Тогда, на пыльной миланской дороге, где наши солдаты расстреляли безумного австрийца, мы поняли, что такое позор. Сегодня мы узнали, что такое война.
Обширное плоскогорье, на границе которого мы теперь стояли, от самых носков наших ботинок и до белоснежных вершин, выглядывающих из-за линии горизонта, представляло из себя огромное, титаническое поле битвы. Мертвое поле, усеянное бесчисленным множеством трупов и обломками боевых машин.
Дуче приблизился к одной из них. Мы последовали за ним. По-моему, это была старая "аутоблинда". Она лежала на равнине вверх колесами, словно гигантская черепаха, перевернутая могучей лапой неведомого хищника. Сорванные крышки люков и колпаки колес, будто обломки панциря, были разбросаны вокруг нее. Но самой поразительной деталью этой картины была тонкая и длинная оперенная стрела, торчавшая из покореженного пулеметного ствола по правому борту. Оружие из античных времен, поразившее современный броневик - воистину фантастическая картина, достойная кисти безумного Карло Бискаретти. От нее веяло чем-то запредельным и потусторонним.

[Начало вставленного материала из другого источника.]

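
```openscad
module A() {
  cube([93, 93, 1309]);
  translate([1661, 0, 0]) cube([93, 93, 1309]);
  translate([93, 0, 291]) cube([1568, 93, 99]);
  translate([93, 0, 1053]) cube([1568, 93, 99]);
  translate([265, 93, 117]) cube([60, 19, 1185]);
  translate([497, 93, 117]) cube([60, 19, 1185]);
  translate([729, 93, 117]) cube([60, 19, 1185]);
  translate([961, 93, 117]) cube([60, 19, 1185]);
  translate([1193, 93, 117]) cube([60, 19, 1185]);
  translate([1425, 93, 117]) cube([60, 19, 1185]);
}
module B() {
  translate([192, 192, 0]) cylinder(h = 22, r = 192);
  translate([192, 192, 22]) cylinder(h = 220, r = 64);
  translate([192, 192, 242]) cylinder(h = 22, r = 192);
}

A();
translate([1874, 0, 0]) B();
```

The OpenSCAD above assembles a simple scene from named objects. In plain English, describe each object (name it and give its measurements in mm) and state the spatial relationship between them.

A is a fence section. Two 93×93 mm posts, 1309 mm tall, stand on the floor with a clear span of 1568 mm between their inner faces. Two horizontal rails of 93×99 mm section span the gap between the posts with their undersides at z = 291 mm and z = 1053 mm, flush with the posts' −y face. 6 pickets, each 60 mm wide, 19 mm thick and 1185 mm tall, are fixed to the +y face of the rails with their bottoms at z = 117 mm, evenly spaced across the span with equal gaps (rounded down to the nearest mm) at the −x end and between each pair — any rounding remainder accumulates at the +x end.

B is a spool: two coaxial disc flanges of radius 192 mm and thickness 22 mm, joined by a core cylinder of radius 64 mm and height 220 mm. The lower flange rests on z = 0 and the three cylinders share a vertical axis.

The spool is on the floor beside the fence section on its +x side.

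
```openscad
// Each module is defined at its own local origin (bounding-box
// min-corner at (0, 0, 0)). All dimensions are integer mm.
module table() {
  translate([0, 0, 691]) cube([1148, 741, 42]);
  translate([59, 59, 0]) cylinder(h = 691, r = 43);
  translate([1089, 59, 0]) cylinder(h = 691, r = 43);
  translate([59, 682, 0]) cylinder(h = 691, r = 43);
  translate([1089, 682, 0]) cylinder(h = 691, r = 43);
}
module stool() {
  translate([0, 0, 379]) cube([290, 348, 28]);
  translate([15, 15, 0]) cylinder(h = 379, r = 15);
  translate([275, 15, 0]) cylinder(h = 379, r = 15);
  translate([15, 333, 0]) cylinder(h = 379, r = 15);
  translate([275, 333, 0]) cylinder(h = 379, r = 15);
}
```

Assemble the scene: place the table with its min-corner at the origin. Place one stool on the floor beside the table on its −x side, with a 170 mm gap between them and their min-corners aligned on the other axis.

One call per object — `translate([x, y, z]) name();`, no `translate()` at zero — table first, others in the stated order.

table();
translate([-460, 0, 0]) stool();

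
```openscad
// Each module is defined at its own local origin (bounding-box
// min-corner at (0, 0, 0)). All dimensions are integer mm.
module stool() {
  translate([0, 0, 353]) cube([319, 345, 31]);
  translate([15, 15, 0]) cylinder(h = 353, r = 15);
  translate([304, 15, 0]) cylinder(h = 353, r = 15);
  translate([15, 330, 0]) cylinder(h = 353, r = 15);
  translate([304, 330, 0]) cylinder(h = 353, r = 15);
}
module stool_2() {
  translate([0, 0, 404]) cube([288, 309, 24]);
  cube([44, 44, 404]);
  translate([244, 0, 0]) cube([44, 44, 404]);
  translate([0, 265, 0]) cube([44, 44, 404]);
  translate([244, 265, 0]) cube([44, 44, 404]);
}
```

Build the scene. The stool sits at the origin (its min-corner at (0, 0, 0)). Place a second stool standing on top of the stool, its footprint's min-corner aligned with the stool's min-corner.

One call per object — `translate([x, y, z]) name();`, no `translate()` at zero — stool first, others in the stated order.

stool();
translate([0, 0, 384]) stool_2();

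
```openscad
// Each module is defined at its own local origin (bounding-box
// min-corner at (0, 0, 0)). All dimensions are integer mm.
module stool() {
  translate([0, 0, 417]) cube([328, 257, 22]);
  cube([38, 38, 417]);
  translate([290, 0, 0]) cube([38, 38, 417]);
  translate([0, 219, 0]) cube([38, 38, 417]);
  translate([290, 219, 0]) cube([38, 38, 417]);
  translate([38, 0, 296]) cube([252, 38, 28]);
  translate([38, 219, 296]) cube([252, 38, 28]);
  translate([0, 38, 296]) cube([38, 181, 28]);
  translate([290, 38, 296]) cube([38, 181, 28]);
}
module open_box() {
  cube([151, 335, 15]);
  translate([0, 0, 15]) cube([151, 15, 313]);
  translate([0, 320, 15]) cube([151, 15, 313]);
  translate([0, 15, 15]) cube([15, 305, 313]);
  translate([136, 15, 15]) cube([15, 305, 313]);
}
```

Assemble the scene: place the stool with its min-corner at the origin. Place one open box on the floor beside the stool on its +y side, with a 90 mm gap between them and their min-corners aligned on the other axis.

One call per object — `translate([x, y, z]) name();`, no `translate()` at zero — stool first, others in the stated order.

stool();
translate([0, 347, 0]) open_box();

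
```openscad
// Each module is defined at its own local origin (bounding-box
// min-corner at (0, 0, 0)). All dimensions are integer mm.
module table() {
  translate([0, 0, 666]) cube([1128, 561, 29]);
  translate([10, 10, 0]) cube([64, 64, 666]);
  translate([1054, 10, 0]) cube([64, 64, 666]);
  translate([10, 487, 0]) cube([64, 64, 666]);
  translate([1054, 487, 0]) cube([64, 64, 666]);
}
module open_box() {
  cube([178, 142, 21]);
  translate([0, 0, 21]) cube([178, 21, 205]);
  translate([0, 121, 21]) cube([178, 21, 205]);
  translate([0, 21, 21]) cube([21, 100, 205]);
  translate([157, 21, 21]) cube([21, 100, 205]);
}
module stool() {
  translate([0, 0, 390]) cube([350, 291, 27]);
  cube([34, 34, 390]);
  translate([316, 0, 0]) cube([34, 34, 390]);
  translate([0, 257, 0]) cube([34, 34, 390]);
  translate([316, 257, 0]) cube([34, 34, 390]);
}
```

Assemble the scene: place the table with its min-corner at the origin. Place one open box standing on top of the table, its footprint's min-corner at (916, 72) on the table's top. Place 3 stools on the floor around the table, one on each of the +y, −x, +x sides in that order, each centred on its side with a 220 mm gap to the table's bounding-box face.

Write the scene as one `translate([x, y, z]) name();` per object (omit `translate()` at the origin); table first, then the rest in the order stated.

table();
translate([916, 72, 695]) open_box();
translate([389, 781, 0]) stool();
translate([-570, 135, 0]) stool();
translate([1348, 135, 0]) stool();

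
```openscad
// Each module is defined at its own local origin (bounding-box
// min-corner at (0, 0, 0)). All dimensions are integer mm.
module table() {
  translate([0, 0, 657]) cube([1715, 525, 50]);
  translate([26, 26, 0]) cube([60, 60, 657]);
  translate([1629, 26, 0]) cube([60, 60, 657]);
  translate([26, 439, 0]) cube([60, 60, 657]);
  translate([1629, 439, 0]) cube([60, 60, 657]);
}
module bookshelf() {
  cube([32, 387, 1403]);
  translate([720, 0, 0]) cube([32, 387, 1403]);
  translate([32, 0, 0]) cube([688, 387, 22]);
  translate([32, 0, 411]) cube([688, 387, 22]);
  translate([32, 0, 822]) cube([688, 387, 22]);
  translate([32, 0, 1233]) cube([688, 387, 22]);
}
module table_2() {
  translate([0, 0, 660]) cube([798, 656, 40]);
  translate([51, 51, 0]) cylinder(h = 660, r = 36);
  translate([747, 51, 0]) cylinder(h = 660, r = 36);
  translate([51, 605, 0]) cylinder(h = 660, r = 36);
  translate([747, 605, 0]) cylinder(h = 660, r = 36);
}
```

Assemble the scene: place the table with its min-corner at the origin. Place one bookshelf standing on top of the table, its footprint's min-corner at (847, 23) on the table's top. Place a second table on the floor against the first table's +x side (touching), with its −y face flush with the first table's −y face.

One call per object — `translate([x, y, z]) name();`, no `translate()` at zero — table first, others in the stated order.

table();
translate([847, 23, 707]) bookshelf();
translate([1715, 0, 0]) table_2();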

- Как это могло произойти? - неожиданно для всех спросил Дуче.
Он никогда не переставал удивлять нас. Он всегда опережал нас на шаг. Мы еще только собирались с мыслями, а он уже задавал вопросы. Возможно, именно поэтому он и стал нашим Дуче.
- Как это могло произойти? - повторил Дуче.
Мы не знали, что ему ответить. Никто из нас не мог понять, как примитивная стрела чернокожего дикаря могла подбить бронированную боевую машину. Ответ на этот вопрос лежал далеко за пределами человеческого сознания.
- Как это могло произойти? - продолжал Дуче. - Тогда - австрийцы, сегодня - эфиопы. Почему мы снова потерпели поражение?!
Ему снова удалось нас удивить! Многие из нас на какое-то время потеряли дар речи, пораженные его неожиданным вопросом! Оказывается, он вел речь вовсе не о сгоревшей "аутоблинде"! Оказывается, он имел в виду совсем другое!!!
- Почему? - вопрошал Дуче. - Почему мы снова разбиты и проигрываем войну? Как такое могло случиться?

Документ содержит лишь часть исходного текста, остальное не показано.